Follow the (Very Small Amounts of, From Ordinary Politically Engaged Citizens) Money
October 9th, 2008 - 11:04am ET
Not to overload you all with NIXONLAND references, but man is the media carousel stuck on stupid. Atrios flags this L.A. Times pseudo-exposé on how the masses of ordinary citizens flocking to donate to the progressive presidential candidates in modest, non-plutocratic amounts exposes "flaws" in the campaign finance system. The article describes Obama's frightening "fundraising prowess"—when's the last time you've heard the word "prowess" used to describe anyone other than a charismatic Negro—and goes on to whine that "the FEC cannot conduct an audit unless there are significant questions about a candidate's fundraising."
L.A. Times, 1972 called! They want their false equivalence back!!

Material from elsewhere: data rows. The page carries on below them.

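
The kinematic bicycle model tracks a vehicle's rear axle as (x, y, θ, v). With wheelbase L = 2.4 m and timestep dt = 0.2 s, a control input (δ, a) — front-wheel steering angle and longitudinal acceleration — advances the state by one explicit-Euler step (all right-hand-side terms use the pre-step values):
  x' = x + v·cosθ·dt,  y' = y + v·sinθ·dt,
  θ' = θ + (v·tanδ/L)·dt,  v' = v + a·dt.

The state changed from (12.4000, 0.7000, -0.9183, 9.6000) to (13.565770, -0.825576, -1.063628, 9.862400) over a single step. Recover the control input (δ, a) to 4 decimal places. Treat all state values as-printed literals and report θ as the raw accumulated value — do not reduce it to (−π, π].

δ = -0.1797, a = 1.3120

a = (v'−v)/dt = (0.262400)/0.2 = 1.3120
Δθ = θ'−θ = -0.145328;  (v·dt/L) = 9.6000·0.2/2.4 = 0.800000
tan δ = Δθ·L/(v·dt) = -0.181660  →  δ = -0.1797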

McGovern started using the word "Watergate" on the campaign trail, and the number $300,000, the amount Post reported the President's re-election campaign had earmarked "for sensitive political projects." The language was always received boomingly by Nixon-hating Democratic crowds. That was as far as the enthusiasm went. For every newspaper article about the investigation, there seemed to be an equally prominent piece casting aspersions on the Democrats' probity. The Government Accounting Office was supposed to be releasing an audit of Nixon's donations. On the day of Nixon's nomination, the bureau postponed its release. Larry O'Brien, reported a two-paragraph item on page 39 of the Times, charged the White House was using "every ounce of political muscle" to block it. The report found eleven "apparent and possible violations of the Federal Election Campaign Act." Nixon responded that both parties may have committed some "technical violations" and Stans said "the strong and persistent pressures placed on the GAO by the Democratic members of Congress" and "McGovern campaign operatives" were responsible for "innacuracies in the report." He asked for an audit of the Democrats. McGovern said he'd welcome it.
There followed a cavalcade of page 1 headlines: "G.A.O. Is Auditing McGovern's Books"; "Dole Charges 7 Violations of Election Act"; "Inquiry By GAO: Democratic Funds Probe Finds Technical Violations." One article, "McGovern Mail Lottery Charge Being Studied," followed up the charges of "apparent illegality" after McGovern announced he would pick 250 names at random from his hundreds of thousands of small contributors for a Andrew Jackson-style "People's Dinner Party" in the White House." A Republican congressman called that "a clear-cut case of dangling special favors and privileges in return for a political campaign contribution...a desperate, shabby inducement and the lowest insult yet to the American voter."